In February 2020, Clean Earth Technologies (CET) signed an agreement with Flinders University to produce commercial quantities of an environmental wonder material.
Developed by Prof. Justin Chalker and his team at Flinders University, this novel polymer — made exclusively from waste materials — is capable of pulling oil from the oceans and contaminants like mercury and PFAS from water supplies, enabling near-complete recapture of the pollutants.
CET, a Singaporean company, has now established a manufacturing facility in South Australia that can produce 1 tonne of the key material per day, and the first shipments have already been delivered to clients.
The polymer is made from sulphur and cooking oil, by-products of the petroleum and food industry that are abundant, affordable, and would otherwise go unused. “There’s something particularly fitting about making an oil or mercury-binding polymer in a single, solvent-free step, in which every atom in the polymer is derived from industrial waste,” Dr Chalker said.
The team has already demonstrated that the buoyant material can be used to extract spilled crude oil from the oceans, or mercury from air, water, and soil. Once saturated it can then be rung out to enable efficient recapture of the contaminants, before being used again and again. With multiple environmental applications, the novel polymer can be used in either a powdered form or packed into a filter, depending on the remediation required.
The team used scanning electron microscopy and energy-dispersive X-ray spectroscopy at Microscopy Australia’s Flinders University facility, Flinders Microscopy and Microanalysis, to reveal both the structure and elemental make-up of the polymer. This aided in the design of the polymers and in understanding their properties.
Australian National Fabrication Facility’s (ANFF) Tip Enhancing Raman Spectroscopy (TERS) system at ANFF-SA, which provides non-destructive mapping and imaging, was critical to understanding how the material behaves when absorbing pollutants, and therefore in assessing the various environmental applications of the polymer.

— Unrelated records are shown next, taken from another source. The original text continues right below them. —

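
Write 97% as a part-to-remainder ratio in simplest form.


97% means 97 parts out of 100; remainder = 3
Part : remainder = 97:3
GCD = 1
= 97:3

97:3


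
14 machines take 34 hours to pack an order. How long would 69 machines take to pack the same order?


Inverse proportion: x × y = constant
k = 14 × 34 = 476
y₂ = k / 69 = 476 / 69
= 6.90

6.90


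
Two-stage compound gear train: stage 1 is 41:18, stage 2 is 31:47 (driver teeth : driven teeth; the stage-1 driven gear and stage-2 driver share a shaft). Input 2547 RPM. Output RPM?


Stage 1: RPM_B = RPM_A × t_A/t_B = 2547 × 41/18 = 104427/18 = 5801.50
B and C share a shaft → RPM_C = RPM_B
Stage 2: RPM_D = RPM_C × t_C/t_D = RPM_A × (t_A×t_C)/(t_B×t_D)
Overall ratio = (41×31)/(18×47) = 1271/846
RPM_D = 2547 × 1271/846 = 3237237/846
≈ 3826.52 RPM

3826.52 RPM


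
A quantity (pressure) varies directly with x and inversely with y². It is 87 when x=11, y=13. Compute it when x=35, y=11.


z = k·x/y²
Solve for k using the known point: k = z·y²/x = 87×169/11 = 14703/11 ≈ 1336.6364
Now evaluate at x=35, y=11:
z = k × 35 / 121 = (14703 × 35) / (11 × 121) = 514605/1331
≈ 386.6304

386.6304


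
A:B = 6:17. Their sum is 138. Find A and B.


Let A = 6k, B = 17k.
6k + 17k = 138
23k = 138 → k = 138/23 = 6
A = 6×6 = 36, B = 17×6 = 102
= A = 36, B = 102

A = 36, B = 102


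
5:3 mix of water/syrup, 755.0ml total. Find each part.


Total parts = 5 + 3 = 8
water: 755.0 × 5/8 = 471.9ml
syrup: 755.0 × 3/8 = 283.1ml
= 471.9ml and 283.1ml

471.9ml and 283.1ml


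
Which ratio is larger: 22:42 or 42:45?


22/42 = 0.5238
42/45 = 0.9333
0.5238 < 0.9333, so 22:42 is less
= 42:45

42:45


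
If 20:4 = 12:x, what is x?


Cross multiply: 20 × x = 4 × 12
20x = 48
x = 48 / 20
= 2.40

2.40


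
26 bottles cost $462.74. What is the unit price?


Unit rate = total / quantity
= 462.74 / 26
= $17.80 per unit

$17.80 per unit


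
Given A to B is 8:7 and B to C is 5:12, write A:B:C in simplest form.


Match B: multiply A:B by 5 → 40:35
Multiply B:C by 7 → 35:84
Combined: 40:35:84
GCD = 1
= 40:35:84

40:35:84


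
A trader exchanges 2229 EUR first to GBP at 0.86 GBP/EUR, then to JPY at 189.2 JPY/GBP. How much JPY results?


Step 1: 2229 EUR × 0.86 = 1916.94 GBP
Step 2: 1916.94 GBP × 189.2 = 362685.05 JPY
Implied rate EUR→JPY = 0.86 × 189.2 = 162.7120
= 362685.05 JPY

362685.05 JPY


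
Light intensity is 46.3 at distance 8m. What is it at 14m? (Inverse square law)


I₁d₁² = I₂d₂²
I₂ = I₁ × (d₁/d₂)²
= 46.3 × (8/14)²
= 46.3 × 64/196
= 2963.2/196
≈ 15.1184

15.1184


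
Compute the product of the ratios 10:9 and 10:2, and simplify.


Compound ratio = (10×10) : (9×2)
= 100:18
GCD = 2
= 50:9

50:9


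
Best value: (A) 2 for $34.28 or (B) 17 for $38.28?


Deal A: $34.28/2 = $17.1400/unit
Deal B: $38.28/17 = $2.2518/unit
B is cheaper per unit
= Deal B

Deal B


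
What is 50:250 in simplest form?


GCD(50, 250) = 50
50/50 : 250/50
= 1:5

1:5


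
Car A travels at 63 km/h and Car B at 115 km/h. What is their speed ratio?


Ratio = 63:115
GCD = 1
Simplified = 63:115
Time ratio (same distance) = 115:63
Speed ratio = 63:115

63:115


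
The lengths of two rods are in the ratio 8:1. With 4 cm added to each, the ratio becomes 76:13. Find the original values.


Let A = 8k, B = 1k.
(8k + 4) / (1k + 4) = 76/13
Cross-multiply: 13(8k + 4) = 76(1k + 4)
104k + 52 = 76k + 304
104k - 76k = 304 - 52
28k = 252
k = 252/28 = 9
A = 8×9 = 72, B = 1×9 = 9
= A = 72, B = 9

A = 72, B = 9


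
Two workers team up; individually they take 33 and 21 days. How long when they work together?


Rate of A = 1/33 per day
Rate of B = 1/21 per day
Combined rate = 1/33 + 1/21 = 54/693 ≈ 0.0779 per day
Days = 1 / combined rate = 693/54
≈ 12.83 days

12.83 days


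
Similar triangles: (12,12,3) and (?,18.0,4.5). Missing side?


Scale factor = 18.0/12 = 1.5
Missing side = 12 × 1.5
= 18.0

18.0


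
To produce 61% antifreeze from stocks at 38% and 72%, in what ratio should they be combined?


Let x parts of 38% mix with y parts of 72%.
38x + 72y = 61(x + y)
38x + 72y = 61x + 61y
x(38 - 61) = y(61 - 72)
x/y = (72 - 61)/(61 - 38) = 11/23
Simplify: 11:23
= 11:23

11:23


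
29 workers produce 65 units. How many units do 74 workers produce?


Direct proportion: y/x = constant
k = 65/29 ≈ 2.2414
y₂ = k × 74 = 65 × 74 / 29 = 4810/29
≈ 165.86

165.86


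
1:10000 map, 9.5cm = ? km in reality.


Real distance = map distance × scale
= 9.5cm × 10000
= 95000 cm = 950.0 m
= 0.950 km

0.950 km


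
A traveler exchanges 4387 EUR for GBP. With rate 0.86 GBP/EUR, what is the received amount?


Amount × rate = 4387 × 0.86
= 3772.82 GBP

3772.82 GBP


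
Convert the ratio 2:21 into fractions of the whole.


Total parts = 2 + 21 = 23
First part: 2/23 = 2/23
Second part: 21/23 = 21/23
= 2/23 and 21/23

2/23 and 21/23


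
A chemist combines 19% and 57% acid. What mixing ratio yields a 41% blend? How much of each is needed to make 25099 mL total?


Let x parts of 19% mix with y parts of 57%.
19x + 57y = 41(x + y)
19x + 57y = 41x + 41y
x(19 - 41) = y(41 - 57)
x/y = (57 - 41)/(41 - 19) = 16/22
Simplify: 8:11
Total parts = 19; one part = 25099/19 = 1321.00 mL
19% solution: 8×1321.00 = 10568.00 mL
57% solution: 11×1321.00 = 14531.00 mL
= ratio 8:11; 10568.00 mL and 14531.00 mL

ratio 8:11; 10568.00 mL and 14531.00 mL


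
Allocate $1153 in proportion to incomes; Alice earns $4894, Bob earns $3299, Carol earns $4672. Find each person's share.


Total income = 4894 + 3299 + 4672 = $12865
Alice: $1153 × 4894/12865 = $438.62
Bob: $1153 × 3299/12865 = $295.67
Carol: $1153 × 4672/12865 = $418.72
= Alice: $438.62, Bob: $295.67, Carol: $418.72

Alice: $438.62, Bob: $295.67, Carol: $418.72


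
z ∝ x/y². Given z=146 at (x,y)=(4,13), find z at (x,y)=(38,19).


z = k·x/y²
Solve for k using the known point: k = z·y²/x = 146×169/4 = 24674/4 = 6168.5000
Now evaluate at x=38, y=19:
z = k × 38 / 361 = (24674 × 38) / (4 × 361) = 937612/1444
≈ 649.3158

649.3158


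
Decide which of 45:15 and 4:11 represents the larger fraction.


45/15 = 3.0000
4/11 = 0.3636
3.0000 > 0.3636, so 45:15 is greater
= 45:15

45:15


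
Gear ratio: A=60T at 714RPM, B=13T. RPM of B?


Gear ratio = 60:13 = 60:13
RPM_B = RPM_A × (teeth_A / teeth_B)
= 714 × (60/13)
= 3295.4 RPM

3295.4 RPM


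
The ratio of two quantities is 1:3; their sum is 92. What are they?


Let A = 1k, B = 3k.
1k + 3k = 92
4k = 92 → k = 92/4 = 23
A = 1×23 = 23, B = 3×23 = 69
= A = 23, B = 69

A = 23, B = 69


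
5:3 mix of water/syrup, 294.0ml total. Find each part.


Total parts = 5 + 3 = 8
water: 294.0 × 5/8 = 183.8ml
syrup: 294.0 × 3/8 = 110.3ml
= 183.8ml and 110.3ml

183.8ml and 110.3ml


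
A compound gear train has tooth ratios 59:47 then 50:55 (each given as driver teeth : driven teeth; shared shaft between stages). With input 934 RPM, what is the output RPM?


Stage 1: RPM_B = RPM_A × t_A/t_B = 934 × 59/47 = 55106/47 ≈ 1172.47
B and C share a shaft → RPM_C = RPM_B
Stage 2: RPM_D = RPM_C × t_C/t_D = RPM_A × (t_A×t_C)/(t_B×t_D)
Overall ratio = (59×50)/(47×55) = 2950/2585
RPM_D = 934 × 2950/2585 = 2755300/2585
≈ 1065.88 RPM

1065.88 RPM


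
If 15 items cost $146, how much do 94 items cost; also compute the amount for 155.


Direct proportion: y/x = constant
k = 146/15 ≈ 9.7333
y at x=94: k × 94 = 146 × 94 / 15 = 13724/15 ≈ 914.93
y at x=155: k × 155 = 146 × 155 / 15 = 22630/15 ≈ 1508.67
= 914.93 and 1508.67

914.93 and 1508.67


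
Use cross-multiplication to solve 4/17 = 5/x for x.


Cross multiply: 4 × x = 17 × 5
4x = 85
x = 85 / 4
= 21.25

21.25


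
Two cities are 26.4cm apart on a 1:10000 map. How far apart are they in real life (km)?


Real distance = map distance × scale
= 26.4cm × 10000
= 264000 cm = 2640.0 m
= 2.640 km

2.640 km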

“ANFF-SA’s TERS system confirmed the presence of a key structure [repeated S-S bonds] which makes up the backbone of the polymer, and was able to confirm that a thin film of oil remains bound to the polymer after the oil is recovered,” said Dr Chalker. “This answered our fundamental question about how the oil interacts with the polymer.”
As progress continues, additional modifications to the SA manufacturing plant are ongoing to increase the capacity and automation, and the Chalker Lab continues to collaborate with CET as the facility is developed.
Chalker Lab continues to work closely with Microscopy Australia and ANFF-SA’s experts to develop new commercial products that use the polymer, along with new polymers for a variety of uses including alternatives to petrochemical-based plastics to lenses for thermal cameras.